This case study was written as part of our Dangerous by Design Technical Assistance program. This initiative brought together champions from across the country to advance street safety efforts through data collection and storytelling. This study was written by Larry Mason, Executive Director of the Huntsville Urban Bike Share Co-op.
U.S. Highway 431, known as the “Highway to Hell,” is one of the most dangerous corridors in all of Alabama. It was the subject of a Strong Towns Crash Analysis Studio, organized by Larry Mason, along with US Highway 72 at University Drive and Julia Street. These dangerous stretches of “stroad” in Huntsville are typical of the dangerous by design traffic engineering seen across the city and the U.S.
Background
Huntsville suffers from years of past design decisions that put the transportation system together, all but eliminating non-car modes and making it difficult for citizens to see how transportation could be different. Sprawl became the overwhelming style of development in Huntsville after World War II, when efforts to make Huntsville a car-centric city of the future and the placement of the central business center on top limestone caverns prevented the city from expanding upwards. These sprawling development patterns have been the perfect recipe for “stroads,” a combination of “street” and highway, “road” characteristics. This has created many dangerous corridors throughout the metropolitan area. It is a challenging reality to change, but with a new, highly mobile influx of population, there might be enough infusion of new ideas from abroad that can help to change the political landscape.

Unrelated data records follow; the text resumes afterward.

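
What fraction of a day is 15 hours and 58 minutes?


Total minutes: 15×60 + 58 = 958
Day = 24×60 = 1440 minutes
Fraction = 958/1440 ≈ 0.6653
As a percentage: 958/1440 × 100 ≈ 66.53%

0.6653 (66.53%)


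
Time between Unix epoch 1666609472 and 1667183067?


573595 seconds (159.3 hours / 6.64 days)

Difference = 1667183067 - 1666609472 = 573595 seconds
In hours: 573595 / 3600 ≈ 159.3
In days: 573595 / 86400 ≈ 6.64


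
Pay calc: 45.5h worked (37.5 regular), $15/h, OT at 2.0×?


$802.50

Regular: 37.5h × $15 = $562.50
Overtime: 45.5 - 37.5 = 8.0h
OT pay: 8.0h × $15 × 2.0 = $240.00
Total = $562.50 + $240.00 = $802.50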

“We are trying to put more bikes on the street in the hopes that with more bikes and more biking and more pedestrians and more active transportation, we can start to make some headway with the traffic engineers, who so far really don’t want to do anything that goes beyond what the MUTCD manual tells them to do. Even though that’s mostly just guidelines, our traffic engineers don’t take it that way. They take it as the final law, which is a shame. But that’s where we’re at, and HUBS is doing its best to promote a safe by design transportation infrastructure in the city of Huntsville.” -Larry Mason, Executive Director of Huntsville Urban Bike Share Co-op
Taking Action
Huntsville Urban Bike Share Co-op (HUBS Co-op) aims to make bike commuting and active transportation as easy and frictionless as possible, building popularity for this mode of transportation that will lead to a push for infrastructure improvements. HUBS Co-op hosts community events like Bike-O-Rama, which includes a bike safety rodeo for kids, and runs an Earn-a-Bike program, fixing donated bikes to give to people in need of transportation. “We are trying to put more bikes on the street in the hopes that with more bikes and more biking and more pedestrians and more active transportation, we can start to make some headway with the traffic engineers,” said Larry Mason, Executive Director.

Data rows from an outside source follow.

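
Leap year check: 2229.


Rules: divisible by 4 AND (not by 100 OR by 400)
2229 ÷ 4 = 557 remainder 1 → not divisible by 4
Not divisible by 4 → not a leap year

No


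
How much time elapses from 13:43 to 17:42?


3h 59m

End time in minutes: 17×60 + 42 = 1062
Start time in minutes: 13×60 + 43 = 823
Difference = 1062 - 823 = 239 minutes
= 3 hours 59 minutes


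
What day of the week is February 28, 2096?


Zeller's congruence:
q=28, m=14, k=95, j=20
h = (28 + ⌊13×15/5⌋ + 95 + ⌊95/4⌋ + ⌊20/4⌋ - 2×20) mod 7
= (28 + 39 + 95 + 23 + 5 - 40) mod 7
= 150 mod 7 = 3
h=3 → Tuesday

Tuesday


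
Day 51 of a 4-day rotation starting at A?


Shift C

Shifts: A, B, C, D
Start: A (index 0)
Day 51: (0 + 51 - 1) mod 4
= 50 mod 4
= 2
Index 2 → shift C


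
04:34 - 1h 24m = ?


03:10

Start: 274 minutes from midnight
Subtract: 84 minutes
Remaining: 274 - 84 = 190
Hours: 3, Minutes: 10


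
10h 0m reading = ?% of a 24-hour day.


41.7%

Time: 600 minutes
Day: 1440 minutes
Percentage = (600/1440) × 100 ≈ 41.7%


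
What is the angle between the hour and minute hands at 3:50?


Hour hand = 3×30 + 50×0.5 = 115.0°
Minute hand = 50×6 = 300°
Difference = |115.0 - 300| = 185.0°
Since > 180°: 360 - 185.0 = 175.0°

175.0°


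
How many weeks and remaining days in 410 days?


58 weeks 4 days

Weeks: 410 ÷ 7 = 58 remainder 4


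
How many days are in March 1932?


31 days

Month: March (month 3)
March has 31 days


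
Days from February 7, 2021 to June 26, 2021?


From February 7, 2021 to June 26, 2021
Rest of February 2021: 28 - 7 = 21
Full months: March 31, April 30, May 31
Days into June 2021: 26
Total = 21 + 31 + 30 + 31 + 26 = 139 days

139 days


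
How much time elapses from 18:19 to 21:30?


3h 11m

End time in minutes: 21×60 + 30 = 1290
Start time in minutes: 18×60 + 19 = 1099
Difference = 1290 - 1099 = 191 minutes
= 3 hours 11 minutes


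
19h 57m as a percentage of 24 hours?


0.8313 (83.13%)

Total minutes: 19×60 + 57 = 1197
Day = 24×60 = 1440 minutes
Fraction = 1197/1440 ≈ 0.8313
As a percentage: 1197/1440 × 100 ≈ 83.13%


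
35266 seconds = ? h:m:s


Hours: 35266 ÷ 3600 = 9 remainder 2866
Minutes: 2866 ÷ 60 = 47 remainder 46
Seconds: 46

9h 47m 46s


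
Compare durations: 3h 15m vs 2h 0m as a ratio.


Duration 1: 195 minutes
Duration 2: 120 minutes
Ratio = 195:120
GCD = 15
Simplified = 13:8
As a decimal: 13/8 ≈ 1.63

13:8 (1.63)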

In May 2024, HUBS Co-op launched a new bike share system in Cummings Research Park, to make bicycles more prolific and visible in the car-centric research park. The program is designed to encourage knowledge workers in the park to consider bike commuting. However, while the road system in the research park area is marked for bikes to ride in the whole lane, HUBS Co-op finds that signage is not very effective, enforcement is non-existent, and the car traffic can be challenging to bikes and pedestrians. It is an ongoing experiment to see if increasing bike and pedestrian traffic in this area will help increase safety through visibility.
Another local organization that is working hard to change the status quo is the Huntsville Bicycle and Advisory Committee (BASC). BASC provides public education on active transportation, supports public engagement in transportation facility planning, and is seeking formal recognition from the city. Recognition could give the Committee more direct input on project design and a place in the city’s project review process. Currently, the Huntsville Area Metropolitan Planning Organization is funding a much-needed update to its Bikeway Plan and wrapping up a planning and design effort for a Bus Rapid Transit corridor along U.S. Highway 72. BASC and HUBS Co-op are involved as stakeholders in the Bikeway Plan. However, the transit corridor plan has had little public involvement and the design has not yet been released for public comment, so the safety impacts of the proposal are currently unknown.